I would like to add remarks/comments pointwise on your comments which are as follows:
I begin with the formula for kinetic energy: $E_k=\frac12​mv^2$ 

Taking the derivative with respect to velocity, I find $\frac{dE_k}{dv}=mv$ , which gives the rate of change of kinetic energy with respect to velocity. This expression is correct.
I interpret $mv$ as the change in kinetic energy per unit increase in velocity. This statement is incorrect, as it doesn't represent change in kinetic energy per unit increase in velocity. It is change in kinetic energy per unit change in velocity.
To connect this to power, I add the following reasoning:Power is energy transferred per second. If we assume a 1 m/s increase in velocity happens in 1 second,  then mv represents the amount of energy added per second in this scenario. This assumption corresponds to an acceleration of $1 m/s^2$. For a different acceleration, we can scale the result proportionally. For example, if the acceleration is $a$, the energy change per second scales to $amv$, as the rate of velocity increase is now $a$ rather than $1$. This interpretation in the form of example as well as generalised result is correct and the same can be shown mathematically as follows. $$\frac{dE_k}{dv}=mv$$ Multiplying and dividing by $dt$ in the denominator we can rewrite it as: $$\frac{dE_k}{dt\cdot\frac{dv}{dt}}=mv$$ $$\frac{dE_k}{dt\cdot a}=mv$$
A driving force is applied to increase the object's velocity over time. Simultaneously, a resistive force (like  friction) opposes the motion. These forces alternate, balancing out to maintain constant velocity. By imagining the alternation of driving and resistive forces happening over smaller and smaller time intervals $x\to 0$, I treat the kinetic energy as a boundary condition that fluctuates around a stable value. The power delivered by the driving force can then still be understood in terms of kinetic energy changes. In this setup, $P = Fv$ emerges naturally when scaling up or down based on acceleration or force. This approach connects power and kinetic energy more explicitly than conventional methods, which often skip this link. The power formula no doubt ultimately comes after the above step $$\frac{dE_k}{dt}=(ma)v$$ $$P=Fv$$ The issue is that it is longer derivation (mathematically 2 step longer derivation than the standard derivation which takes the derivative both sides with respect to time instead of velocity which you did) What you did is like $2+2 = 1+3=4$

To me this seems far more logical than traditional explanations, but I am conernced that I have gone wrong somewhere.

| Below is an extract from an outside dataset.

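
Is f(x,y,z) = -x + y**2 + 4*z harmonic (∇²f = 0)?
No, ∇²f = 2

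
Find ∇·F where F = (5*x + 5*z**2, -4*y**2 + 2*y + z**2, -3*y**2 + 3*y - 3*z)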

If this is a sound explaination then why isn't it used (I can't find it anywhere) as it seems to connect kinetic energy to power far better than traditional methods. This is not used anywhere because there doesn't exist any physical quantity which is defined as change in energy per unit velocity. It is not normal for any individual to understand what that thing could be. And it is not correct as well, because energy can be changed even without change in velocity but it is always true that when energy is transferred/changed there has to be change in time absolutely. This is the key I hope you get the idea. Scientists have discovered change in energy per unit time is Power. Even though it is a different interpretation of yours which might be convenient for you to think like that but it is of no use in practical life.

You were almost correct everywhere but ultimately you arrive at the correct result but in longer and the harder way.